Ad-invariant scalar product on complex vector space

Question

Let's say we have a Lie algebra $\mathfrak{g}$ over a complex vector space, $z_1,z_2,z_3 \in \mathfrak{g}$. What is the defining property for an ad-invariant real valued scalar product
\begin{equation}
\langle z_1,[z_2,z_3] \rangle = \langle [z_1,z_2^*],z_3 \rangle
\end{equation}
or
\begin{equation}
\langle z_1,[z_2,z_3] \rangle = \langle [z_1,z_2],z_3 \rangle
\end{equation}

Answer 1

First of all, the "correct" definition of invariance for a bilinear or hermitian form $\langle \cdot, \cdot\rangle$ on a vector space $V$ with respect to a Lie algebra representation $\rho: \mathfrak g \rightarrow \mathfrak{gl}(V)$ is:

$$\langle \rho(x).v,w\rangle = -\langle v, \rho(x).w\rangle \qquad\text{ for all } x \in \mathfrak g, v,w \in V. \quad (*)$$

For $\rho=ad$ (and e.g. the Killing form) this is often written in the way $\langle [a,b],c\rangle = \langle a, [b,c]\rangle$ you allude to, which in that case is equivalent to the above via $x=-b, a=v, c=w$ and using $[r,s]=-[s,r]$. Still, the above should be preferred due to its much greater generality.

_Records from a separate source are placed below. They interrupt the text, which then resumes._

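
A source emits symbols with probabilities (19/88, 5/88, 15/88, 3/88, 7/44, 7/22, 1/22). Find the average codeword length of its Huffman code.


Huffman construction (repeatedly merge the two least-probable nodes; each merge adds 1 bit to every symbol beneath it): 3/88 + 1/22 = 7/88; 5/88 + 7/88 = 3/22; 3/22 + 7/44 = 13/44; 15/88 + 19/88 = 17/44; 13/44 + 7/22 = 27/44; 17/44 + 27/44 = 1. Resulting codeword lengths (in the order the probabilities were given): (2, 4, 2, 5, 3, 2, 5). L_avg = sum(p_i * l_i) = 19/88*2 + 5/88*4 + 15/88*2 + 3/88*5 + 7/44*3 + 7/22*2 + 1/22*5 = 221/88 = 2.5114

2.5114 bits


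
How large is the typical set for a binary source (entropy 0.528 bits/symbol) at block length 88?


log2|A_typical| = nH = 88 * 0.528 = 46.464, so |A_typical| ~ 2^46.464 = 9.706e+13

9.706e+13


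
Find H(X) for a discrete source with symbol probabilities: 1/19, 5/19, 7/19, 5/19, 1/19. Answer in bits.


H = -sum(p_i * log2(p_i)). Terms: -(1/19)*log2(1/19) = 0.223575; -(5/19)*log2(5/19) = 0.506842; -(7/19)*log2(7/19) = 0.530737; -(5/19)*log2(5/19) = 0.506842; -(1/19)*log2(1/19) = 0.223575. H = 0.223575 + 0.506842 + 0.530737 + 0.506842 + 0.223575 = 1.9916

1.9916 bits


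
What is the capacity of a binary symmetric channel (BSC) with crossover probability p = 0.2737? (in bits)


H(p) = -p*log2(p) - (1-p)*log2(1-p) = -0.2737*log2(0.2737) - 0.7263*log2(0.7263) = 0.511636 + 0.335088 = 0.8467. C = 1 - H(p) = 1 - 0.8467 = 0.1533

0.1533 bits


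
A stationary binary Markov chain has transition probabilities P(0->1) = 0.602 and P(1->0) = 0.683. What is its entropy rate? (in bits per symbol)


Stationary distribution: pi_0 = p10/(p01+p10) = 0.5315, pi_1 = 0.4685. Entropy rate H' = pi_0*H(p01) + pi_1*H(p10) = 0.5315*0.9698 + 0.4685*0.9011 = 0.9376

0.9376 bits/symbol


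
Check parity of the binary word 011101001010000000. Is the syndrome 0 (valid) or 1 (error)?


Syndrome = XOR of all bits = 0 XOR 1 XOR 1 XOR 1 XOR 0 XOR 1 XOR 0 XOR 0 XOR 1 XOR 0 XOR 1 XOR 0 XOR 0 XOR 0 XOR 0 XOR 0 XOR 0 XOR 0 = 0

0


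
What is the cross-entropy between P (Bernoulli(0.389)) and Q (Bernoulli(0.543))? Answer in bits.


H(P,Q) = -p*log2(q) - (1-p)*log2(1-q). -0.389*log2(0.543) = 0.342700; -0.611*log2(0.457) = 0.690267. H(P,Q) = 0.342700 + 0.690267 = 1.033

1.033 bits


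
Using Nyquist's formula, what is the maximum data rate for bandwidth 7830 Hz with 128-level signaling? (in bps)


Rate = 2 * B * log2(M) = 2 * 7830 * 7.0 = 109620.0

109620.0 bps


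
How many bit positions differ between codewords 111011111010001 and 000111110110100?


Count differing positions: ^ ^ ^ ^ . . . . ^ ^ . . ^ . ^ = 8 differences

8


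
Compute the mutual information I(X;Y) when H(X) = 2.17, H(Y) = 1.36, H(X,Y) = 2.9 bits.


I(X;Y) = H(X) + H(Y) - H(X,Y) = 2.17 + 1.36 - 2.9 = 0.63

0.63 bits


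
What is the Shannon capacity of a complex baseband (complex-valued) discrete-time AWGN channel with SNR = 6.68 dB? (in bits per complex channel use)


SNR_linear = 10^(6.68/10) = 4.6559; C = log2(1 + SNR_linear) = log2(1 + 4.6559) = 2.4997

2.4997 bits/channel use


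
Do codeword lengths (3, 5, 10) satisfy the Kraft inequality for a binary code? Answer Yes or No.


Kraft sum = sum(2^(-l_i)) = 0.1572, need <= 1. Result: satisfied (a binary prefix-free code with these lengths exists)

Yes


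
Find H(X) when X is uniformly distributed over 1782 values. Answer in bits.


H = log2(n) = log2(1782) = 10.7993

10.7993 bits


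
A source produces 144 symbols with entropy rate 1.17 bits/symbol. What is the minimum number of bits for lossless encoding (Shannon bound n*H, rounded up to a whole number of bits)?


Minimum bits >= n * H = 144 * 1.17 = 168.48, rounded up to a whole number of bits = 169

169 bits


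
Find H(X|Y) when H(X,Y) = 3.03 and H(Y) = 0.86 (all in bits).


H(X|Y) = H(X,Y) - H(Y) = 3.03 - 0.86 = 2.17

2.17 bits


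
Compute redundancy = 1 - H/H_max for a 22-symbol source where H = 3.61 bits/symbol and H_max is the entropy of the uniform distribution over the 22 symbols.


H_max = log2(K) = log2(22) = 4.4594 bits/symbol. Redundancy = 1 - H/H_max = 1 - 3.61/4.4594 = 1 - 0.8095 = 0.1905

0.1905


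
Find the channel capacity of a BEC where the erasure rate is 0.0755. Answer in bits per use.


C = 1 - epsilon = 1 - 0.0755 = 0.9245

0.9245 bits


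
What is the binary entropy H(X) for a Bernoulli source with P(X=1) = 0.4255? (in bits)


H = -p*log2(p) - (1-p)*log2(1-p). -0.4255*log2(0.4255) = 0.524543; -0.5745*log2(0.5745) = 0.459382. H = 0.524543 + 0.459382 = 0.9839

0.9839 bits


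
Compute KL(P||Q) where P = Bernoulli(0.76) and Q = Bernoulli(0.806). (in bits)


KL = p*log2(p/q) + (1-p)*log2((1-p)/(1-q)) = 0.76*log2(0.76/0.806) + 0.24*log2(0.24/0.194) = 0.0092

0.0092 bits


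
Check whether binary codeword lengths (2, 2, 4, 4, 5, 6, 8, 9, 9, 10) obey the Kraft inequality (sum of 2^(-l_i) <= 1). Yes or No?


Kraft sum = sum(2^(-l_i)) = 0.6807, need <= 1. Result: satisfied (a binary prefix-free code with these lengths exists)

Yes


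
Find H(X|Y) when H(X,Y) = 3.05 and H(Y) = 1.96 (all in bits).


H(X|Y) = H(X,Y) - H(Y) = 3.05 - 1.96 = 1.09

1.09 bits


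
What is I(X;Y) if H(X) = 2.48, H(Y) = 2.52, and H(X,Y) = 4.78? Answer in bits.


I(X;Y) = H(X) + H(Y) - H(X,Y) = 2.48 + 2.52 - 4.78 = 0.22

0.22 bits


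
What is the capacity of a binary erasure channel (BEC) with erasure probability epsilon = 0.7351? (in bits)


C = 1 - epsilon = 1 - 0.7351 = 0.2649

0.2649 bits


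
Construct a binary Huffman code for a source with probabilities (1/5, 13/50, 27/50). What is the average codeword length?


Huffman construction (repeatedly merge the two least-probable nodes; each merge adds 1 bit to every symbol beneath it): 1/5 + 13/50 = 23/50; 23/50 + 27/50 = 1. Resulting codeword lengths (in the order the probabilities were given): (2, 2, 1). L_avg = sum(p_i * l_i) = 1/5*2 + 13/50*2 + 27/50*1 = 73/50 = 1.46

1.46 bits


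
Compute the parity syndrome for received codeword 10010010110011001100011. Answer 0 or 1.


Syndrome = XOR of all bits = 1 XOR 0 XOR 0 XOR 1 XOR 0 XOR 0 XOR 1 XOR 0 XOR 1 XOR 1 XOR 0 XOR 0 XOR 1 XOR 1 XOR 0 XOR 0 XOR 1 XOR 1 XOR 0 XOR 0 XOR 0 XOR 1 XOR 1 = 1

1


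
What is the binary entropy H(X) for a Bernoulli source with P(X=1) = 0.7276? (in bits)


H = -p*log2(p) - (1-p)*log2(1-p). -0.7276*log2(0.7276) = 0.333810; -0.2724*log2(0.2724) = 0.511077. H = 0.333810 + 0.511077 = 0.8449

0.8449 bits


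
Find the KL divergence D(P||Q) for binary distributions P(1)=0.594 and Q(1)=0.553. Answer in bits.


KL = p*log2(p/q) + (1-p)*log2((1-p)/(1-q)) = 0.594*log2(0.594/0.553) + 0.406*log2(0.406/0.447) = 0.0049

0.0049 bits


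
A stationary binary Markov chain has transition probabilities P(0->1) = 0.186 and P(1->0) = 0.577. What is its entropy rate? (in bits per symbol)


Stationary distribution: pi_0 = p10/(p01+p10) = 0.7562, pi_1 = 0.2438. Entropy rate H' = pi_0*H(p01) + pi_1*H(p10) = 0.7562*0.693 + 0.2438*0.9828 = 0.7637

0.7637 bits/symbol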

But also with that better definition, you will notice (analogously to your own comment), you run into a problem if $V$ is complex, $\langle \cdot, \cdot \rangle$ is hermitian (i.e. conjugate-linear in, say, the second components), and if you are allowed to multiply $\rho(x)$ through with complex scalars. Indeed, $(*)$ implies that for all scalars $a$ that you can multiply $x$ with and which commute with $\rho$:

$a\langle \rho(x).v,w\rangle = \langle a\rho(x).v,w\rangle = \langle \rho(ax).v,w\rangle \stackrel{(*)}= -\langle v, \rho(ax).w\rangle = -\langle v, a\rho(x).w\rangle =-\color{red}{\bar a}\langle v, \rho(x).w\rangle$

which divided by the original $(*)$ implies $a=\bar a$.

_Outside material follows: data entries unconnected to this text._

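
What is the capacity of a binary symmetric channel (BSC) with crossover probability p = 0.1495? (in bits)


H(p) = -p*log2(p) - (1-p)*log2(1-p) = -0.1495*log2(0.1495) - 0.8505*log2(0.8505) = 0.409897 + 0.198691 = 0.6086. C = 1 - H(p) = 1 - 0.6086 = 0.3914

0.3914 bits


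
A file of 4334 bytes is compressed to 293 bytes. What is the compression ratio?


Ratio = original / compressed = 4334 / 293 = 14.7918

14.7918


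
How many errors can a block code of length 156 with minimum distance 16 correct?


Correction capability = floor((d-1)/2) = floor((16-1)/2) = 7

7 errors


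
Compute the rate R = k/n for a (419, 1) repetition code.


Rate = k/n = 1/419

1/419


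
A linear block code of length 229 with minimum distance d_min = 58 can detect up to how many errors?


Detection capability = d_min - 1 = 58 - 1 = 57

57 errors


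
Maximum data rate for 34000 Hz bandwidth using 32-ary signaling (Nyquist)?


Rate = 2 * B * log2(M) = 2 * 34000 * 5.0 = 340000.0

340000.0 bps


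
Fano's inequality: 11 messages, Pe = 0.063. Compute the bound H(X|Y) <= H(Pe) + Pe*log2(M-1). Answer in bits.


H(Pe) = -Pe*log2(Pe) - (1-Pe)*log2(1-Pe) = -0.063*log2(0.063) - 0.937*log2(0.937) = 0.251276 + 0.087965 = 0.3392. Pe*log2(M-1) = 0.063*log2(10) = 0.209281. Bound = H(Pe) + Pe*log2(M-1) = 0.251276 + 0.087965 + 0.209281 = 0.5485

0.5485 bits


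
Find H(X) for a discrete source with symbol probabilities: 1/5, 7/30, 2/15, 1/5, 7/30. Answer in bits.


H = -sum(p_i * log2(p_i)). Terms: -(1/5)*log2(1/5) = 0.464386; -(7/30)*log2(7/30) = 0.489892; -(2/15)*log2(2/15) = 0.387585; -(1/5)*log2(1/5) = 0.464386; -(7/30)*log2(7/30) = 0.489892. H = 0.464386 + 0.489892 + 0.387585 + 0.464386 + 0.489892 = 2.2961

2.2961 bits


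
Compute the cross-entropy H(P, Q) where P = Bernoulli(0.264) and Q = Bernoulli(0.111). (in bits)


H(P,Q) = -p*log2(q) - (1-p)*log2(1-q). -0.264*log2(0.111) = 0.837241; -0.736*log2(0.889) = 0.124932. H(P,Q) = 0.837241 + 0.124932 = 0.9622

0.9622 bits


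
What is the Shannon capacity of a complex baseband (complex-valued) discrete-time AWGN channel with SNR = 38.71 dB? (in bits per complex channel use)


SNR_linear = 10^(38.71/10) = 7430.1914; C = log2(1 + SNR_linear) = log2(1 + 7430.1914) = 12.8594

12.8594 bits/channel use


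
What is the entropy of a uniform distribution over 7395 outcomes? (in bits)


H = log2(n) = log2(7395) = 12.8523

12.8523 bits


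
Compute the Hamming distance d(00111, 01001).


Count differing positions: . ^ ^ ^ . = 3 differences

3


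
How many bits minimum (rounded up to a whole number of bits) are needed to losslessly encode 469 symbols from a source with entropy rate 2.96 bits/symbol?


Minimum bits >= n * H = 469 * 2.96 = 1388.24, rounded up to a whole number of bits = 1389

1389 bits


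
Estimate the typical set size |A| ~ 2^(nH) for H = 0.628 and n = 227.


log2|A_typical| = nH = 227 * 0.628 = 142.556, so |A_typical| ~ 2^142.556 = 8.197e+42

8.197e+42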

Now the way out is not to not allow complex $V$ or try to force the hermitian inner product to be "real valued" as in the comments, because that would force it to be identically $0$ (and hence not really a product).

Further, as regards your proposed first option, as several comments point out, there is no natural definition for something like $z^*$ in this setting if $\mathfrak g$ is a complex Lie algebra. Indeed, to define that, you would need to choose a real structure of that $\mathfrak g$. The proposed matrix trick also doesn't work in general: What if the conjugate transpose is not in the Lie algebra? (E.g. just take as $\mathfrak g$ some Lie algebra of upper triangular matrices.)

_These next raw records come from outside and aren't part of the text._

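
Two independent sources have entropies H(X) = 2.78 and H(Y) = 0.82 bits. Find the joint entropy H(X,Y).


For independent variables, H(X,Y) = H(X) + H(Y) = 2.78 + 0.82 = 3.6

3.6 bits


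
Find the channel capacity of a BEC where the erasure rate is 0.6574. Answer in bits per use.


C = 1 - epsilon = 1 - 0.6574 = 0.3426

0.3426 bits


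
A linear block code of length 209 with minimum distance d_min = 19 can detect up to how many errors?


Detection capability = d_min - 1 = 19 - 1 = 18

18 errors


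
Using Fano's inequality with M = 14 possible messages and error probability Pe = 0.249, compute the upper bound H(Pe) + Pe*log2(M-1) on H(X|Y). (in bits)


H(Pe) = -Pe*log2(Pe) - (1-Pe)*log2(1-Pe) = -0.249*log2(0.249) - 0.751*log2(0.751) = 0.499440 + 0.310250 = 0.8097. Pe*log2(M-1) = 0.249*log2(13) = 0.921409. Bound = H(Pe) + Pe*log2(M-1) = 0.499440 + 0.310250 + 0.921409 = 1.7311

1.7311 bits


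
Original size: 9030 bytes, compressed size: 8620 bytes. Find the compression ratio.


Ratio = original / compressed = 9030 / 8620 = 1.0476

1.0476


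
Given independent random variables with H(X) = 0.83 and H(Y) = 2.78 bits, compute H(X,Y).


For independent variables, H(X,Y) = H(X) + H(Y) = 0.83 + 2.78 = 3.61

3.61 bits


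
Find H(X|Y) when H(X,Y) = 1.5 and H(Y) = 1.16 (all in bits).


H(X|Y) = H(X,Y) - H(Y) = 1.5 - 1.16 = 0.34

0.34 bits


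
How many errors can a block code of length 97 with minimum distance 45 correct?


Correction capability = floor((d-1)/2) = floor((45-1)/2) = 22

22 errors


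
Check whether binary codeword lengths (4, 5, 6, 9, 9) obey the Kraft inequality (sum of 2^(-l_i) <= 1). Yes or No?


Kraft sum = sum(2^(-l_i)) = 0.1133, need <= 1. Result: satisfied (a binary prefix-free code with these lengths exists)

Yes


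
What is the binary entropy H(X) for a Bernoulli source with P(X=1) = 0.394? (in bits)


H = -p*log2(p) - (1-p)*log2(1-p). -0.394*log2(0.394) = 0.529431; -0.606*log2(0.606) = 0.437902. H = 0.529431 + 0.437902 = 0.9673

0.9673 bits


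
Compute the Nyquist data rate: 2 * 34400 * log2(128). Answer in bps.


Rate = 2 * B * log2(M) = 2 * 34400 * 7.0 = 481600.0

481600.0 bps


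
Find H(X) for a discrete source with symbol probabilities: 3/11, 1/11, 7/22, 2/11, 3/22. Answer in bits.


H = -sum(p_i * log2(p_i)). Terms: -(3/11)*log2(3/11) = 0.511219; -(1/11)*log2(1/11) = 0.314494; -(7/22)*log2(7/22) = 0.525661; -(2/11)*log2(2/11) = 0.447169; -(3/22)*log2(3/22) = 0.391973. H = 0.511219 + 0.314494 + 0.525661 + 0.447169 + 0.391973 = 2.1905

2.1905 bits


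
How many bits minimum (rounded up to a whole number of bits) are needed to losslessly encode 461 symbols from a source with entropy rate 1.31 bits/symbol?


Minimum bits >= n * H = 461 * 1.31 = 603.91, rounded up to a whole number of bits = 604

604 bits


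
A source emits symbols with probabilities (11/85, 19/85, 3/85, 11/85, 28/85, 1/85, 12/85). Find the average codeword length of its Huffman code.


Huffman construction (repeatedly merge the two least-probable nodes; each merge adds 1 bit to every symbol beneath it): 1/85 + 3/85 = 4/85; 4/85 + 11/85 = 3/17; 11/85 + 12/85 = 23/85; 3/17 + 19/85 = 2/5; 23/85 + 28/85 = 3/5; 2/5 + 3/5 = 1. Resulting codeword lengths (in the order the probabilities were given): (3, 2, 4, 3, 2, 4, 3). L_avg = sum(p_i * l_i) = 11/85*3 + 19/85*2 + 3/85*4 + 11/85*3 + 28/85*2 + 1/85*4 + 12/85*3 = 212/85 = 2.4941

2.4941 bits


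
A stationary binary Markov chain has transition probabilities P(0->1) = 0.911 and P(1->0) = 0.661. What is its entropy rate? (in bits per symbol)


Stationary distribution: pi_0 = p10/(p01+p10) = 0.4205, pi_1 = 0.5795. Entropy rate H' = pi_0*H(p01) + pi_1*H(p10) = 0.4205*0.4331 + 0.5795*0.9239 = 0.7175

0.7175 bits/symbol


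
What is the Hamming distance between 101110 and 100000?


Count differing positions: . . ^ ^ ^ . = 3 differences

3


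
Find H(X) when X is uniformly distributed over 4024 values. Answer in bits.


H = log2(n) = log2(4024) = 11.9744

11.9744 bits


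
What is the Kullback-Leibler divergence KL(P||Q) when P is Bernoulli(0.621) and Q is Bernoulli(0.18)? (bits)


KL = p*log2(p/q) + (1-p)*log2((1-p)/(1-q)) = 0.621*log2(0.621/0.18) + 0.379*log2(0.379/0.82) = 0.6875

0.6875 bits


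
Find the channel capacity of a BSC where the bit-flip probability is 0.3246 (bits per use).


H(p) = -p*log2(p) - (1-p)*log2(1-p) = -0.3246*log2(0.3246) - 0.6754*log2(0.6754) = 0.526912 + 0.382402 = 0.9093. C = 1 - H(p) = 1 - 0.9093 = 0.0907

0.0907 bits


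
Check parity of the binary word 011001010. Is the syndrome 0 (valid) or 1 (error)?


Syndrome = XOR of all bits = 0 XOR 1 XOR 1 XOR 0 XOR 0 XOR 1 XOR 0 XOR 1 XOR 0 = 0

0


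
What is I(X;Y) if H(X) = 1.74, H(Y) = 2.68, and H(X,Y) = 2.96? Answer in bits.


I(X;Y) = H(X) + H(Y) - H(X,Y) = 1.74 + 2.68 - 2.96 = 1.46

1.46 bits


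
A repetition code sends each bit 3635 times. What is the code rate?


Rate = k/n = 1/3635

1/3635


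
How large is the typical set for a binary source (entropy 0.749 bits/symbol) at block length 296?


log2|A_typical| = nH = 296 * 0.749 = 221.704, so |A_typical| ~ 2^221.704 = 5.490e+66

5.490e+66


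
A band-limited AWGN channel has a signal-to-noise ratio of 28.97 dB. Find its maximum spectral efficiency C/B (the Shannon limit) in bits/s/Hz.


SNR_linear = 10^(28.97/10) = 788.8601; C/B = log2(1 + SNR_linear) = log2(1 + 788.8601) = 9.6255

9.6255 bits/s/Hz


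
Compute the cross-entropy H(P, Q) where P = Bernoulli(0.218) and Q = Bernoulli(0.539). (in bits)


H(P,Q) = -p*log2(q) - (1-p)*log2(1-q). -0.218*log2(0.539) = 0.194378; -0.782*log2(0.461) = 0.873620. H(P,Q) = 0.194378 + 0.873620 = 1.068

1.068 bits


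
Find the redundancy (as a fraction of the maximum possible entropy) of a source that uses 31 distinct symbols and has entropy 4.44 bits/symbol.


H_max = log2(K) = log2(31) = 4.9542 bits/symbol. Redundancy = 1 - H/H_max = 1 - 4.44/4.9542 = 1 - 0.8962 = 0.1038

0.1038


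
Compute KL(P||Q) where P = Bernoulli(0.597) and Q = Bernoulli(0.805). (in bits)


KL = p*log2(p/q) + (1-p)*log2((1-p)/(1-q)) = 0.597*log2(0.597/0.805) + 0.403*log2(0.403/0.195) = 0.1646

0.1646 bits


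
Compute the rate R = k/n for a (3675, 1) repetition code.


Rate = k/n = 1/3675

1/3675


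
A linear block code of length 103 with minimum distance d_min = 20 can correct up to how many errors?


Correction capability = floor((d-1)/2) = floor((20-1)/2) = 9

9 errors


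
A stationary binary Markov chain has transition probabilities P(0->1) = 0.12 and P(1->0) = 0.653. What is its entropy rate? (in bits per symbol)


Stationary distribution: pi_0 = p10/(p01+p10) = 0.8448, pi_1 = 0.1552. Entropy rate H' = pi_0*H(p01) + pi_1*H(p10) = 0.8448*0.5294 + 0.1552*0.9314 = 0.5918

0.5918 bits/symbol


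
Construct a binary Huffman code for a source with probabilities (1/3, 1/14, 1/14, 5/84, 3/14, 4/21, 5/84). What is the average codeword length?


Huffman construction (repeatedly merge the two least-probable nodes; each merge adds 1 bit to every symbol beneath it): 5/84 + 5/84 = 5/42; 1/14 + 1/14 = 1/7; 5/42 + 1/7 = 11/42; 4/21 + 3/14 = 17/42; 11/42 + 1/3 = 25/42; 17/42 + 25/42 = 1. Resulting codeword lengths (in the order the probabilities were given): (2, 4, 4, 4, 2, 2, 4). L_avg = sum(p_i * l_i) = 1/3*2 + 1/14*4 + 1/14*4 + 5/84*4 + 3/14*2 + 4/21*2 + 5/84*4 = 53/21 = 2.5238

2.5238 bits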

The actual way out is to realize (pun intended) that all this only works for real Lie algebras $\mathfrak g$, so that in the above, $a \in \mathbb R$. Actually, it should turn out later in the theory that such invariant inner products need a kind of compactness which only works for certain real Lie algebras, not complex ones. This way, the theory is treated in Bourbaki's Lie Groups and Algebras, chapter IX (Compact Lie Groups), which starts with a discussion of exactly this kind of invariant hermitian products.